The System Model H2, Powered by Honeywell, is our second generation of quantum computers with a new racetrack-shaped trap. Featuring 32 fully-connected qubits, we show that Quantinuum's QCCD architecture can scale up in qubit number without reducing the gate fidelities or trading-off on the unique capabilities. Quantinuum’s H2 has a quantum volume of 65,536 (216) and maintains the highest commercially available two-qubit gate fidelity of 99.8%.
Building Economic Value
Quantinuum has a unique model for hardware development. We are accelerating the economic value of the computer. Customers have access to our most powerful machines which means they take advantage of our continuous upgrade of fidelity, quantum volume, speed, and the number of qubits.
The Power of Quantum Volume
Quantum Volume is a measurement created by IBM. Generally, the larger the Quantum Volume of a quantum computer, the more complex the problems a computer can solve. Quantum performance is not about how many qubits you have, it’s about how effective your qubits are.
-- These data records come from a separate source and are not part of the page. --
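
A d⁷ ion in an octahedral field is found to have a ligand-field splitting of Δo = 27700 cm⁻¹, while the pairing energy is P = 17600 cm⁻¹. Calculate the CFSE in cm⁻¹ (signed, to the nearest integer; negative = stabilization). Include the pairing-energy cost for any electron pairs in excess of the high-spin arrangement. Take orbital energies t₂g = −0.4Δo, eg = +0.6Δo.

Here Δo > P (27700 > 17600), so the low-spin state is favoured.
That gives t₂g⁶ eg¹.
Orbital CFSE = -1.8Δo = -1.8 × 27700 = -49860 cm⁻¹.
Excess pairs vs high-spin: 3 − 2 = 1; pairing cost = +17600 cm⁻¹.
Net CFSE = -49860 + 17600 = -32260 cm⁻¹.

-32260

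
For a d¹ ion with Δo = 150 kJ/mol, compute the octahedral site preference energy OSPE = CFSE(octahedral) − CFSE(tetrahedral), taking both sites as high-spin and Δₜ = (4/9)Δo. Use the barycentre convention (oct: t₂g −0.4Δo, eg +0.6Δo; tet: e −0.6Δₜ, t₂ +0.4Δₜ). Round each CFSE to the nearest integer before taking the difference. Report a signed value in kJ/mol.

In an octahedral site d¹ (HS) is t2g^1 e_g^0, giving CFSE(oct) = -0.4Δo = -60 kJ/mol.
Tetrahedral e^1 t2^0 gives -0.6Δₜ = -0.6 × (4/9) × 150 = -40 kJ/mol.
OSPE = CFSE(oct) − CFSE(tet) = -60 − (-40) = -20 kJ/mol.

-20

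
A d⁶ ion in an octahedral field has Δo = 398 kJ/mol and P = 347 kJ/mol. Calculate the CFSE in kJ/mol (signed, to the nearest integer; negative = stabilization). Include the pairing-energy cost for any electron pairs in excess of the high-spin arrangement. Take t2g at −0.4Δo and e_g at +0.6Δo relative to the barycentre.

With Δo > P the complex is low-spin.
Configuration: t2g^6 e_g^0.
Orbital CFSE = -2.4Δo = -2.4 × 398 = -955 kJ/mol.
Excess pairs vs high-spin: 3 − 1 = 2; pairing cost = +694 kJ/mol.
Net CFSE = -955 + 694 = -261 kJ/mol.

-261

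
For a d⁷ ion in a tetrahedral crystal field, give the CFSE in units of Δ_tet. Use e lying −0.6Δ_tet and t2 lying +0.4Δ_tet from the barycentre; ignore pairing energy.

Tetrahedral fields are weak (Δₜ ≈ 4/9 Δₒ), so electrons fill high-spin.
Configuration: e^4 t2^3.
CFSE = 4(-0.6Δ_tet) + 3(0.4Δ_tet) = -2.4Δ_tet + 1.2Δ_tet = -1.2Δ_tet.

-1.2 Δ_tet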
The Quantum Volume of the System Model H2, Powered by Honeywell, has been measured at 65,536 and the Quantum Volume of the System Model H1, Powered by Honeywell, has been measured at 524,288.
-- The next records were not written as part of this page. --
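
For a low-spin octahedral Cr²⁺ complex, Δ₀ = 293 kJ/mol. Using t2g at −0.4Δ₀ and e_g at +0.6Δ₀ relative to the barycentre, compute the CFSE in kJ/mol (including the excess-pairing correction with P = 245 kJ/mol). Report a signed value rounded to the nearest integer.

Cr²⁺: group 6, so d-count = 6 − 2 = 4.
Electron filling gives t2g^4 e_g^0.
The orbital stabilization is -1.6Δ₀ = -1.6 × 293 = -469 kJ/mol.
Pairing penalty: 1 pair vs 0 in the high-spin reference → 1 extra × P = 245 kJ/mol.
Net CFSE = -469 + 245 = -224 kJ/mol.

-224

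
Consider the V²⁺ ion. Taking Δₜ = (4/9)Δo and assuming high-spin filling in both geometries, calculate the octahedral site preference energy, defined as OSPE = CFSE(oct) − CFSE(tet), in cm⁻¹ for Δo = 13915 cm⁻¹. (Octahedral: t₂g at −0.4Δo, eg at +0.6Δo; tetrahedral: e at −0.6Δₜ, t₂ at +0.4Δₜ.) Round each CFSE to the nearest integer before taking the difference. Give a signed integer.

V²⁺: group 5, so d-count = 5 − 2 = 3.
Octahedral (high-spin): t₂g³ eg⁰, CFSE = 3(−0.4) + 0(+0.6) = -1.2Δo = -1.2 × 13915 = -16698 cm⁻¹.
Tetrahedral: e² t₂¹, CFSE = 2(−0.6) + 1(+0.4) = -0.8Δₜ = -0.8 × (4/9) × 13915 = -4948 cm⁻¹.
Subtracting, OSPE = -16698 − (-4948) = -11750 cm⁻¹.

-11750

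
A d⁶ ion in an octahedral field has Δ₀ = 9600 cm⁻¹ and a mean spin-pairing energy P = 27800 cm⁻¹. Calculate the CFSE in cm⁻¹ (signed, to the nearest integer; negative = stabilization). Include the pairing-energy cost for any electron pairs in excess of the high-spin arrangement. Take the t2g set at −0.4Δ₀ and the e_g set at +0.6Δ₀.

Δ₀ < P, so pairing is avoided: the ground state is high-spin.
That gives t2g^4 e_g^2.
Orbital CFSE = -0.4Δ₀ = -0.4 × 9600 = -3840 cm⁻¹.
High-spin has no excess pairs, so no pairing correction applies.

-3840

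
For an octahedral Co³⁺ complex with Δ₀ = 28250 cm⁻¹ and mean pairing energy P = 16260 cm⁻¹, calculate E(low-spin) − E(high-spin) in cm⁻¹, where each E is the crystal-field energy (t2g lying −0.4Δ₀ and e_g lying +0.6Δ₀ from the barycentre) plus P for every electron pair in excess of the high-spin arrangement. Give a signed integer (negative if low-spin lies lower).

Co³⁺: group 9, so d-count = 9 − 3 = 6.
In the high-spin limit (t2g^4 e_g^2) the orbital term is -0.4Δ₀ = -11300 cm⁻¹, with no excess pairing.
Low-spin t2g^6 e_g^0 gives -2.4Δ₀ = -67800 cm⁻¹, but forming 2 extra pairs costs 2P = 32520 cm⁻¹, so E(LS) = -67800 + 32520 = -35280 cm⁻¹.
E(LS) − E(HS) = -35280 − (-11300) = -23980 cm⁻¹.

-23980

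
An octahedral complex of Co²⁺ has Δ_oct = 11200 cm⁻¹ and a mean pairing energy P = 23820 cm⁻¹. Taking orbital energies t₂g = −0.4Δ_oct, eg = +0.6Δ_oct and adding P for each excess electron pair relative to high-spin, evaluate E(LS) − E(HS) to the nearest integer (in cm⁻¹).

12620

Co sits in group 9; removing 2 electrons leaves Co²⁺ with 9 − 2 = 7 d electrons.
High-spin: t₂g⁵ eg², CFSE = -0.8Δ_oct = -8960 cm⁻¹.
Low-spin t₂g⁶ eg¹ gives -1.8Δ_oct = -20160 cm⁻¹, but forming 1 extra pair costs 1P = 23820 cm⁻¹, so E(LS) = -20160 + 23820 = 3660 cm⁻¹.
Thus E(LS) − E(HS) = 12620 cm⁻¹.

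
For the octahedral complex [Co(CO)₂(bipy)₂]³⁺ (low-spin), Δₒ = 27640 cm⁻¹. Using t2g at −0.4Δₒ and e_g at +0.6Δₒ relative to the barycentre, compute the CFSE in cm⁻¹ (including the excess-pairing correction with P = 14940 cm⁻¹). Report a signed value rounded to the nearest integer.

-36456

Ligand charges: 2×(+0) from CO and 2×(+0) from bipy sum to +0; with overall charge +3, Co is +3.
Group 9 minus oxidation state +3 gives a d⁶ configuration for Co³⁺.
Configuration: t2g^6 e_g^0.
CFSE(orbital) = 6×(-0.4Δₒ) + 0×(0.6Δₒ) = -2.4Δₒ; with Δₒ = 27640 cm⁻¹ that is -66336 cm⁻¹.
Relative to high-spin t2g^4 e_g^2 (1 paired), the low-spin configuration has 2 additional pairs, contributing +2 × 14940 = +29880 cm⁻¹.
Overall CFSE = -66336 + 29880 = -36456 cm⁻¹.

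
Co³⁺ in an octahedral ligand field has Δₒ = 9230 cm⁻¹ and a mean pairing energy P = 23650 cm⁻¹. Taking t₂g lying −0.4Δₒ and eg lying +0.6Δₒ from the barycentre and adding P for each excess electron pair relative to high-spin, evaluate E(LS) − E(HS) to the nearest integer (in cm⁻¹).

Co³⁺: group 9, so d-count = 9 − 3 = 6.
In the high-spin limit (t₂g⁴ eg²) the orbital term is -0.4Δₒ = -3692 cm⁻¹, with no excess pairing.
Low-spin: t₂g⁶ eg⁰, orbital CFSE = -2.4Δₒ = -22152 cm⁻¹; plus 2 excess pairs × P = +47300 cm⁻¹; total 25148 cm⁻¹.
The difference is 25148 − (-3692) = 28840 cm⁻¹, so high-spin lies lower.

28840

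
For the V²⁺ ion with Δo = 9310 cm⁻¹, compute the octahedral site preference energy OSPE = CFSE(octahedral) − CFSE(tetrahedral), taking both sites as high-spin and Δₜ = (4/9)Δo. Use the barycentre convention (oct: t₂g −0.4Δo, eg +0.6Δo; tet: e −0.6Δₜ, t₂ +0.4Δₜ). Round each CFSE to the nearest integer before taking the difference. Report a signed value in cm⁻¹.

V is in group 5, so V²⁺ is d³ (5 − 2 = 3).
Octahedral high-spin t₂g³ eg⁰: CFSE = -1.2 × 9310 = -11172 cm⁻¹.
Tetrahedral e² t₂¹ gives -0.8Δₜ = -0.8 × (4/9) × 9310 = -3310 cm⁻¹.
OSPE = CFSE(oct) − CFSE(tet) = -11172 − (-3310) = -7862 cm⁻¹.

-7862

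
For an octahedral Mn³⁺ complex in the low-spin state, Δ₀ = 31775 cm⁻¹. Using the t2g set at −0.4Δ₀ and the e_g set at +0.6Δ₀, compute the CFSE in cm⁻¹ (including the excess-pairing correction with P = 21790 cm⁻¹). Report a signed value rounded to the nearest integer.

Mn sits in group 7; removing 3 electrons leaves Mn³⁺ with 7 − 3 = 4 d electrons.
Configuration: t2g^4 e_g^0.
CFSE(orbital) = 4×(-0.4Δ₀) + 0×(0.6Δ₀) = -1.6Δ₀; with Δ₀ = 31775 cm⁻¹ that is -50840 cm⁻¹.
High-spin d⁴ would be t2g^3 e_g^1 with 0 pairs; low-spin has 1, so 1 excess pair costs +1P = +21790 cm⁻¹.
Overall CFSE = -50840 + 21790 = -29050 cm⁻¹.

-29050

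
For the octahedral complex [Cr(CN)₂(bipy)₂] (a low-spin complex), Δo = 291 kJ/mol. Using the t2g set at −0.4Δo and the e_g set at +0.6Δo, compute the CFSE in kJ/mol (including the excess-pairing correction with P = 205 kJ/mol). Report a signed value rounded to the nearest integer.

-261

Ligand charges: 2×(-1) from CN⁻ and 2×(+0) from bipy sum to -2; with overall charge +0, Cr is +2.
Group 6 minus oxidation state +2 gives a d⁴ configuration for Cr²⁺.
The d⁴ electrons fill as t2g^4 e_g^0.
CFSE(orbital) = 4×(-0.4Δo) + 0×(0.6Δo) = -1.6Δo; with Δo = 291 kJ/mol that is -466 kJ/mol.
Relative to high-spin t2g^3 e_g^1 (0 paired), the low-spin configuration has 1 additional pair, contributing +1 × 205 = +205 kJ/mol.
Net CFSE = -466 + 205 = -261 kJ/mol.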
Why Trapped-ion QCCD Quantum Computing?
We have focused on trapped-ion computing in the QCCD architecture because it allows for maximum flexibility in algorithmic design, and enables a clear path to scaling while maintaining the extremely high fidelity operations already demonstrated in few-qubit ion experiments. With the H1 system, we have deployed a full stack 20-qubit universal quantum computer with two-qubit gate fidelities of 99.87%, comparable to the best fidelities demonstrated in leading proof-of-principle two-qubit experiments.
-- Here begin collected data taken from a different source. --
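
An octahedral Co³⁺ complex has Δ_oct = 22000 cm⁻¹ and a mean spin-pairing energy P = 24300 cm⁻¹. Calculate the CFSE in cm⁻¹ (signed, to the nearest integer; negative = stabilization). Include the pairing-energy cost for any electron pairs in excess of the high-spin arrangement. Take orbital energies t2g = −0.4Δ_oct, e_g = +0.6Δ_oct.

-8800

Co³⁺: group 9, so d-count = 9 − 3 = 6.
Since Δ_oct = 22000 cm⁻¹ < P = 24300 cm⁻¹, the complex adopts the high-spin configuration.
Configuration: t2g^4 e_g^2.
Orbital CFSE = -0.4Δ_oct = -0.4 × 22000 = -8800 cm⁻¹.
High-spin has no excess pairs, so no pairing correction applies.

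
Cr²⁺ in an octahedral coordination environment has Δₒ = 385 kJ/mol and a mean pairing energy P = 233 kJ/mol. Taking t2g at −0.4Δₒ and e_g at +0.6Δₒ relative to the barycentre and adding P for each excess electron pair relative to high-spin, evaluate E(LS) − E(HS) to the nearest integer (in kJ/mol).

-152

Cr²⁺: group 6, so d-count = 6 − 2 = 4.
High-spin: t2g^3 e_g^1, CFSE = -0.6Δₒ = -231 kJ/mol.
For low-spin the configuration is t2g^4 e_g^0: orbital energy -1.6 × 385 = -616 kJ/mol, and 1 additional pair relative to high-spin adds 233 kJ/mol, giving -383 kJ/mol.
The difference is -383 − (-231) = -152 kJ/mol, so low-spin lies lower.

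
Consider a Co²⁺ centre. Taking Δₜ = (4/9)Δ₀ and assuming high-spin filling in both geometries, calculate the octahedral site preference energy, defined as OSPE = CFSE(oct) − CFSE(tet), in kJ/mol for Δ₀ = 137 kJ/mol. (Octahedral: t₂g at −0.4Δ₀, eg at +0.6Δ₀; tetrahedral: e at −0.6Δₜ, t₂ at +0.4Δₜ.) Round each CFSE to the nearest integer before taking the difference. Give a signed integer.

-37

Co sits in group 9; removing 2 electrons leaves Co²⁺ with 9 − 2 = 7 d electrons.
Octahedral (high-spin): t₂g⁵ eg², CFSE = 5(−0.4) + 2(+0.6) = -0.8Δ₀ = -0.8 × 137 = -110 kJ/mol.
In a tetrahedral site the filling is e⁴ t₂³: CFSE(tet) = -1.2Δₜ = -1.2 × (4/9)(137) = -73 kJ/mol.
OSPE = -110 − (-73) = -37 kJ/mol.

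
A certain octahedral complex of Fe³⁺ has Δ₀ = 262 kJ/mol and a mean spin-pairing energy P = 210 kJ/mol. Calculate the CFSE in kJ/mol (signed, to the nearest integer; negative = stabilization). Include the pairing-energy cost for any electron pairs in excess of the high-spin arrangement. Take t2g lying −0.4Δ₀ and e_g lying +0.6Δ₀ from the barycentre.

Group 8 minus oxidation state +3 gives a d⁵ configuration for Fe³⁺.
Here Δ₀ > P (262 > 210), so the low-spin state is favoured.
That gives t2g^5 e_g^0.
Orbital CFSE = -2.0Δ₀ = -2.0 × 262 = -524 kJ/mol.
Excess pairs vs high-spin: 2 − 0 = 2; pairing cost = +420 kJ/mol.
Net CFSE = -524 + 420 = -104 kJ/mol.

-104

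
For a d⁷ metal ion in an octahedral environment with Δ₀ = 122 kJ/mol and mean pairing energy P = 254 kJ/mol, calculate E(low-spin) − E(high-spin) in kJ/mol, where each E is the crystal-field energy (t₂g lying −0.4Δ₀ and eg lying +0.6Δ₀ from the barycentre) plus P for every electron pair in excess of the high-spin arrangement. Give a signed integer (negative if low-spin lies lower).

132

High-spin: t₂g⁵ eg², CFSE = -0.8Δ₀ = -98 kJ/mol.
For low-spin the configuration is t₂g⁶ eg¹: orbital energy -1.8 × 122 = -220 kJ/mol, and 1 additional pair relative to high-spin adds 254 kJ/mol, giving 34 kJ/mol.
The difference is 34 − (-98) = 132 kJ/mol, so high-spin lies lower.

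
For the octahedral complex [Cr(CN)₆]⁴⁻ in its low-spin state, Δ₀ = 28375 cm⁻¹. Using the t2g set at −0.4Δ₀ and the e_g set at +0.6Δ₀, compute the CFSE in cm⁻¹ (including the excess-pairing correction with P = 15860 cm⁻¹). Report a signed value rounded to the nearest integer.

-29540

Each CN⁻ contributes -1; 6 × (-1) = -6. With overall charge -4, Cr is in the +2 oxidation state.
Cr²⁺: group 6, so d-count = 6 − 2 = 4.
Electron filling gives t2g^4 e_g^0.
CFSE(orbital) = 4×(-0.4Δ₀) + 0×(0.6Δ₀) = -1.6Δ₀; with Δ₀ = 28375 cm⁻¹ that is -45400 cm⁻¹.
High-spin d⁴ would be t2g^3 e_g^1 with 0 pairs; low-spin has 1, so 1 excess pair costs +1P = +15860 cm⁻¹.
Net CFSE = -45400 + 15860 = -29540 cm⁻¹.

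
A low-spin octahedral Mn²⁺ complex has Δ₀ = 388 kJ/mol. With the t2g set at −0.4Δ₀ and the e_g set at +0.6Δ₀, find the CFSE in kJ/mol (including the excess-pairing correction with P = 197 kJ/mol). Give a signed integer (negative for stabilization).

Group 7 minus oxidation state +2 gives a d⁵ configuration for Mn²⁺.
The d⁵ electrons fill as t2g^5 e_g^0.
The orbital stabilization is -2.0Δ₀ = -2.0 × 388 = -776 kJ/mol.
Pairing penalty: 2 pairs vs 0 in the high-spin reference → 2 extra × P = 394 kJ/mol.
Combining: -776 + 394 = -382 kJ/mol.

-382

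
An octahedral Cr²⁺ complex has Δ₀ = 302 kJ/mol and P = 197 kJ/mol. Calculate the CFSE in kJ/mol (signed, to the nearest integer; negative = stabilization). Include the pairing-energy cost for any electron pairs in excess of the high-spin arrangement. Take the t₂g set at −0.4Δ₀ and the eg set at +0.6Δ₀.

-286

Group 6 minus oxidation state +2 gives a d⁴ configuration for Cr²⁺.
Here Δ₀ > P (302 > 197), so the low-spin state is favoured.
That gives t₂g⁴ eg⁰.
Orbital CFSE = -1.6Δ₀ = -1.6 × 302 = -483 kJ/mol.
Excess pairs vs high-spin: 1 − 0 = 1; pairing cost = +197 kJ/mol.
Net CFSE = -483 + 197 = -286 kJ/mol.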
In addition, our hardware architecture allows for mid-circuit measurement. In the middle of executing an algorithm, you can measure select qubits without inadvertently measuring others, process the measurement results using classical algorithms in real time, and condition future operations in the circuits based on the results of that processing. This capability is crucial for the ultimate goal of creating fault-tolerant quantum computers, and enabled the first ever demonstration of real-time quantum error correction. In certain cases, mid-circuit measurement also enables us to effectively run algorithms that require more physical qubits than currently exist in the H-Series quantum computers, such as our recent study of critical properties of the transverse-field Ising model on 128 qubits.
Finally, by moving and regrouping qubits into arbitrary pairs in the middle of a circuit with near perfect fidelity, our hardware provides “all-to-all connectivity”. This flexible connectivity allows us to reduce computational steps and overhead in many near-term use cases of quantum computers, thereby providing higher-fidelity results.